Families 4 and 5 have the same substitution of a cytosine (C) to thiamine (T) at base pair position 637. This leads to an amino acid change from arginine to tryptophan at amino acid position 213. This phenotype occurs near the highly conserved carboxyl terminus of the protein. This leads to an intermediate phenotype, where females are normal except for a developmental which has been hypothesized to be caused by varying X-chromosome inactivation.

== Diagnosis ==
In some instances in the history of the family in which the syndrome was first described, the syndrome was present at birth. The mutations were found by various methods, including whole genome sequencing, X-chromosome exome sequencing, and direct sequencing of the ZC4H2 gene: all mutations were confirmed by Sanger sequencing and segregated with the disorder in the families. There were three missense and one splice site mutations. The mutations were found by exome sequencing in some of the families.

== Management ==
Treatment of Wieacker syndrome is typically supportive and symptomatic due to the little information physicians have on the disease. Therapies such as physical therapy, surgery, speech therapy, and special education are typically used and have been beneficial for the impacted families. While these management techniques cannot fully treat the disorder, they can help reduce the negative results of the symptoms and aid the families in living a semi-normal life. Clinical trials are in development regarding the disorder as well, looking to better understand Wieacker syndrome and its possible treatments.

== Epidemiology ==
Wieacker syndrome has fewer than 30 confirmed cases, where it usually affects males, but some carrier females show mild manifestations of the disorder. As of 2015, the syndrome has been reported in five families. Prevalence and incidence rates are not fully known at this time but are spread across Germany, France, the Netherlands, Australia, and the United States.

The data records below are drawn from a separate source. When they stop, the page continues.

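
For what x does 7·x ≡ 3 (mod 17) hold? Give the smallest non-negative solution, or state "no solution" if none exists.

First find gcd(7, 17):
17 = 2·7 + 3
7 = 2·3 + 1
3 = 3·1 + 0
gcd = 1, so a unique solution mod 17 exists.
Back-substitute for the Bézout coefficients:
1 = 7 − 2·3
1 = −2·17 + 5·7
So 7·(5) ≡ 1 (mod 17), giving 7⁻¹ ≡ 5.
x ≡ 7⁻¹·3 ≡ 5·3 ≡ 15 (mod 17).

15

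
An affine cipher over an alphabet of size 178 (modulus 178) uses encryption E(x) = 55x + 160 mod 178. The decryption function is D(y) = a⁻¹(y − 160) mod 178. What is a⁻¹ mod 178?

123

Apply the Euclidean algorithm to 178 and 55:
178 = 3×55 + 13
55 = 4×13 + 3
13 = 4×3 + 1
3 = 3×1 + 0
gcd = 1, so the inverse exists. Back-substitute:
1 = 13 − 4·3
1 = −4·55 + 17·13
1 = 17·178 − 55·55
Thus 55·(-55) ≡ 1 (mod 178); reducing, -55 mod 178 = 123.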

In four generations of a Missouri kindred, Miles and Carpenter (1991) observed three brothers and a male cousin with intellectual disability in association with exotropia, microcephaly, distal muscle wasting, and 10 low digital arches. Six women who might represent heterozygotes were found to have 8 to 10 low digital arches; 5 of these women had exotropia.

A second family was found with a similar, but more severe phenotype. Affected individuals presented with neonatal respiratory distress, arthrogryposis multiplex congenita, muscle weakness, and ptosis, suggesting dysfunction of neuromuscular transmission in utero.

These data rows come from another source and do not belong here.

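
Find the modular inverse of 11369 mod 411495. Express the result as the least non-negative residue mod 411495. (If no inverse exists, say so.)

221474

Run Euclid on (411495, 11369):
411495 = 36·11369 + 2211
11369 = 5·2211 + 314
2211 = 7·314 + 13
314 = 24·13 + 2
13 = 6·2 + 1
2 = 2·1 + 0
gcd = 1, so the inverse exists. Back-substitute:
1 = 13 − 6·2
1 = −6·314 + 145·13
1 = 145·2211 − 1021·314
1 = −1021·11369 + 5250·2211
1 = 5250·411495 − 190021·11369
So 11369·(-190021) ≡ 1 (mod 411495), and -190021 ≡ 221474 (mod 411495).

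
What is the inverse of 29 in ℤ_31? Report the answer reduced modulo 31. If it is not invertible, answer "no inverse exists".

Run Euclid on (31, 29):
31 = 1*29 + 2
29 = 14*2 + 1
2 = 2*1 + 0
The gcd is 1. Working backward:
1 = 29 − 14·2
1 = −14·31 + 15·29
So 29·15 ≡ 1 (mod 31).

15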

A third family identified by Hirata et al. (2013) had previously been reported by Hennekam et al. (1991). That family had five affected males in three sibships connected through females. Affected males had severe arthrogryposis and muscle weakness in the pre- and postnatal periods, resulting in death within the first weeks or months of life. The one surviving boy had severely impaired intellectual development.

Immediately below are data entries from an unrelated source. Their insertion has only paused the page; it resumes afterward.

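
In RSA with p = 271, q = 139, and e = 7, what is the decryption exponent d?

φ(n) = (p−1)(q−1) = 270·138 = 37260.
Need d with 7·d ≡ 1 (mod 37260). Apply the extended Euclidean algorithm:
37260 = 5322*7 + 6
7 = 1*6 + 1
6 = 6*1 + 0
Back-substitute:
1 = 7 − 6
1 = −37260 + 5323·7
So 7·5323 ≡ 1 (mod 37260), hence d = 5323.

5323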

May et al. (2015) reported three previously unreported families with X-linked syndromic intellectual disability. There were 10 affected males and 10 carrier females. There was phenotypic variability between the families, but all male patients had impaired intellectual development.

Frints et al. (2019) reported 11 males from 6 unrelated families (families 1, 4-6, 9, and 19) with WRWF. Two additional male patients (families 18 and 24) were sporadic cases with de novo missense variants. Some affected fetuses showed signs of the disorder in utero: these included clubfoot or rocker bottom feet, fetal hypo/akinesia, contractures, AMC, and nuchal edema.